There are also plenty of live issues, including a review of citizenship rights in Australia and deportations across the ditch.

Last July, at a joint press conference with Ms Ardern in Sydney, Mr Albanese announced his government would reassess – and possibly relax – pathways to citizenship for Kiwis in Australia.

Hundreds of thousands of New Zealanders call Australia home but do not have access to many benefits – including welfare payments or education access – which Australians living in NZ enjoy.

The thorny issue of deportations is also permanently on the table.

The NZ government has long fumed at Australian-based Kiwi criminals being deported to New Zealand even if they have lived in Australia for many years.

Mr Albanese has indicated a willingness to review that practice, but has ruled out abandoning it altogether.

Mr Hipkins’ trip is a similar dash to the one carried out by Ms Ardern in June last year, when she became the first world leader to visit Mr Albanese in office and gifted him a bunch of indie Kiwi records.

Mr Albanese was the only world leader who Ms Ardern told she would be standing down prior to her bombshell announcement last week.

Her exit means new leader-to-leader bonds will need to be forged, though Mr Hipkins and Mr Albanese already share a friendship that pre-dates their rise to national leadership.

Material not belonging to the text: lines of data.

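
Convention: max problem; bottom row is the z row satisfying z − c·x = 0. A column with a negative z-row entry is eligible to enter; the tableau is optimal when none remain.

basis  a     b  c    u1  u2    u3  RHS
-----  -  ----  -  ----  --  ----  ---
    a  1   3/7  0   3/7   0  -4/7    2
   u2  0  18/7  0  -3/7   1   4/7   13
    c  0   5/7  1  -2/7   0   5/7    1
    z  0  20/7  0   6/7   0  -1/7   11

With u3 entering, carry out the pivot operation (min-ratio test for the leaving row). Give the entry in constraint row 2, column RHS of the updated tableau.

61/5

Ratio test on column u3 — row 1: entry -4/7 ≤ 0; row 2: 13/(4/7) = 91/4; row 3: 1/(5/7) = 7/5. Minimum is 7/5 at row 3 (c leaves); pivot element 5/7.
Divide row 3 by 5/7; eliminate column u3 from the other rows.
Row 2 update in column RHS: 13 − (4/7)·(7/5) = 61/5.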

The pair shared a “very warm” conversation after Mr Hipkins was confirmed as Ms Ardern’s successor, with the Australian prime minister the first to call and congratulate.

Mr Hipkins offered well-wishes to Australians on January 26, describing NZ’s allies as “our great mates” and “one of our closest partners in the world”.

“The stronger our relationship, and the closer our people-to-people links, the more prosperous and resilient New Zealand and Australia will become,” Mr Hipkins said.

“As well as economic issues, I look forward to discussing our many shared security priorities within the bilateral relationship, and for our engagement in the Pacific and wider Indo-Pacific regions.”

The two leaders are also due to meet later this year as part of the annual Australia New Zealand leaders dialogue, scheduled to be in NZ.